Air India- the heat is on


Neelam Mathews
June 26, 2011

As Air India looks to starting flights to Sydney or Melbourne and increase its flights from five to dailies to Paris, the carrier’s image worldwide has taken a beating with only 20% of management salaries paid since April. (The rest is paid as performance-linked incentives (PLI).

Insiders say policies in the past three years have led to this dire situation with some political interests acting against the carrier’s interests.

“Twenty eight lucrative routes were withdrawn in the past year adversely impacting airline's revenues, and given to private carriers. Air India is good at starting routes that are new and then pulling out when they start making money,” an analyst tells Aerospace Diary.

Around 80% of the routes withdrawn were on the international sector with a load factor over 80%. Routes that were doing well and withdrawn included Amritsar-London-Toronto, Chennai-Colombo, Kolkata-London. Presently, Jet Airways flights to Toronto are running at high load frequencies.

Following the recent announcement of BMI extending its Almaty service to Amritsar for Heathrow, an official says Air India’s Amritsar-Birmingham flight was doing well. “What are the powers at play here?,” he adds.

There have been complaints mismanagement is taking its toll. “Lobsters are served on the Dubai flight. We have constantly informed management this is unnecessary as people do not ask for them and they are wasted. This is the most expensive dish costing Rs 1200 a plate. Why is nobody listening?,” moans an inflight crew member.

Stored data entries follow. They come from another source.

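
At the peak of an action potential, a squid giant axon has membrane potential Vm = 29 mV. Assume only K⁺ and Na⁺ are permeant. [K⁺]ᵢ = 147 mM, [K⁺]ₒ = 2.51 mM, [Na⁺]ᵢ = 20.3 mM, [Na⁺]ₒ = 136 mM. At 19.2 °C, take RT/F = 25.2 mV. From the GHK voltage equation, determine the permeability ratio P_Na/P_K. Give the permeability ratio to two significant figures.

6.4

Let α = P_Na/P_K. GHK: Vm = 25.2·ln[(Kₒ + α·Naₒ)/(Kᵢ + α·Naᵢ)].
e^(Vm/25.2) = e^(29.0/25.2) = 3.1607
So 3.1607·(Kᵢ + α·Naᵢ) = Kₒ + α·Naₒ → α = (3.1607·147.0 − 2.51) / (136.0 − 3.1607·20.3)
α = (464.6 − 2.51) / (136.0 − 64.16) = 462.1/71.84 = 6.433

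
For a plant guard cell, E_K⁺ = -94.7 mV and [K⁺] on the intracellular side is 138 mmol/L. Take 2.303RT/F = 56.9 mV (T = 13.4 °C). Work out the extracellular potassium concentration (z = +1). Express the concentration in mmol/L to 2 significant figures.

3.0 mmol/L

Nernst: E = (56.9/1) · log₁₀([out]/[in]), so log₁₀([out]/[in]) = -94.7 × 1 / 56.9 = -1.6643.
[out]/[in] = 10^(-1.6643) = 0.02166.
[out] = 0.02166 × 138 = 2.989 mmol/L.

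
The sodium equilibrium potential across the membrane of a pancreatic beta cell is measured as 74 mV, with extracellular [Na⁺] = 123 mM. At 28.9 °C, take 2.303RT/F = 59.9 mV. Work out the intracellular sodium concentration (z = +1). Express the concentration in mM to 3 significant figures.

Nernst: E = (59.9/1) · log₁₀([out]/[in]), so log₁₀([out]/[in]) = 74.0 × 1 / 59.9 = 1.2354.
[out]/[in] = 10^(1.2354) = 17.19.
[in] = 123 / 17.19 = 7.153 mM.

7.15 mM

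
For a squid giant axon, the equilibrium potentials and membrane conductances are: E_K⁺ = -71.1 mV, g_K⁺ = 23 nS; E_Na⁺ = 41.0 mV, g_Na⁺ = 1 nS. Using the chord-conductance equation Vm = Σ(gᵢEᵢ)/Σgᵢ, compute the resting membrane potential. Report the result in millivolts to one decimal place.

-66.4 mV

Σ gᵢEᵢ = 23·(-71.1) + 1·(41.0) = -1594.30
Σ gᵢ = 23 + 1 = 24
Vm = -1594.30 / 24 = -66.43 mV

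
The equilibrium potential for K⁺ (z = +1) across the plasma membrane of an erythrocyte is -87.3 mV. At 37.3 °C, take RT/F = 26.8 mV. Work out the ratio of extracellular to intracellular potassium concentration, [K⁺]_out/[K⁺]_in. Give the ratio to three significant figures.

ln([out]/[in]) = E·z/(26.8) = -87.3 × 1 / 26.8 = -3.2575
[out]/[in] = e^(-3.2575) = 0.03849

0.0385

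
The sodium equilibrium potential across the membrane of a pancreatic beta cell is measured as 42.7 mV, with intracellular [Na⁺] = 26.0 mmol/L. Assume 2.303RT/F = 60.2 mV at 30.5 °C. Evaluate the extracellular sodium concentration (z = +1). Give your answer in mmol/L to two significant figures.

130 mmol/L

Nernst: E = (60.2/1) · log₁₀([out]/[in]), so log₁₀([out]/[in]) = 42.7 × 1 / 60.2 = 0.7093.
[out]/[in] = 10^(0.7093) = 5.12.
[out] = 5.12 × 26.0 = 133.1 mmol/L.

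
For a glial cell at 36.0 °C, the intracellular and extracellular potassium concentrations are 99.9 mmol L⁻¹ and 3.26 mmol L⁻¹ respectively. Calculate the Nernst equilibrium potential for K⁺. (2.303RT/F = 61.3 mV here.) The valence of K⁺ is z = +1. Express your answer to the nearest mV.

-91 mV

E = (61.3/z) · log₁₀([K⁺]_out/[K⁺]_in) with z = +1.
= (61.3/1) · log₁₀(3.26/99.9) = 61.30 · log₁₀(0.03263)
= 61.30 · (-1.4863) = -91.11 mV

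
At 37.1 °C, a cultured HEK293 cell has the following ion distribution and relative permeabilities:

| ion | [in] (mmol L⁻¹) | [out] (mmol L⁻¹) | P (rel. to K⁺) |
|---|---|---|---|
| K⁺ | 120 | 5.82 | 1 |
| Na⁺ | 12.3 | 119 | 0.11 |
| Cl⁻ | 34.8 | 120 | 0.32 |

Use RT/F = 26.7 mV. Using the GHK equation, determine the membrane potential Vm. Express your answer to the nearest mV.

Vm = 26.7 · ln[(Σ P·[cation]ₒ + Σ P·[anion]ᵢ) / (Σ P·[cation]ᵢ + Σ P·[anion]ₒ)]
Numerator = 1×5.82 + 0.11×119 + 0.32×34.8 = 30.05
Denominator = 1×120 + 0.11×12.3 + 0.32×120 = 159.8
Vm = 26.7 · ln(0.18808) = 26.7 × (-1.6709) = -44.61 mV

-45 mV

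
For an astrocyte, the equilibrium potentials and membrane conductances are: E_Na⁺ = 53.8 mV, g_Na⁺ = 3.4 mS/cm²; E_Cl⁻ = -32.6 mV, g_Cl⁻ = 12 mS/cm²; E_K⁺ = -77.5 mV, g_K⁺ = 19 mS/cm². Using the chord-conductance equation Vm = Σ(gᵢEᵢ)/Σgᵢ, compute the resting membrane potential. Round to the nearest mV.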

Air India’s entry into Star Alliance too, has been riddled by bullet marks. It is four years since it was invited by Star to join and merger issues with Indian Airlines and lack of political will has created a crisis situation where after paying around $200,000 for initial membership, the carrier has to face the embarrassment of being informed it now has a deadline.

Word has it that Jet Airways will soon after Air India’s entry, be asked to join the Star Alliance. In which case what happens to the lack-of-marketing, image-unaware and image-resistant national carrier? “Star lets its members work its own plans……..,” says a Star Alliance official. 

Airlines are known to add between 5-10% to their revenues after joining Star. 

The race may not as yet be over for Air India.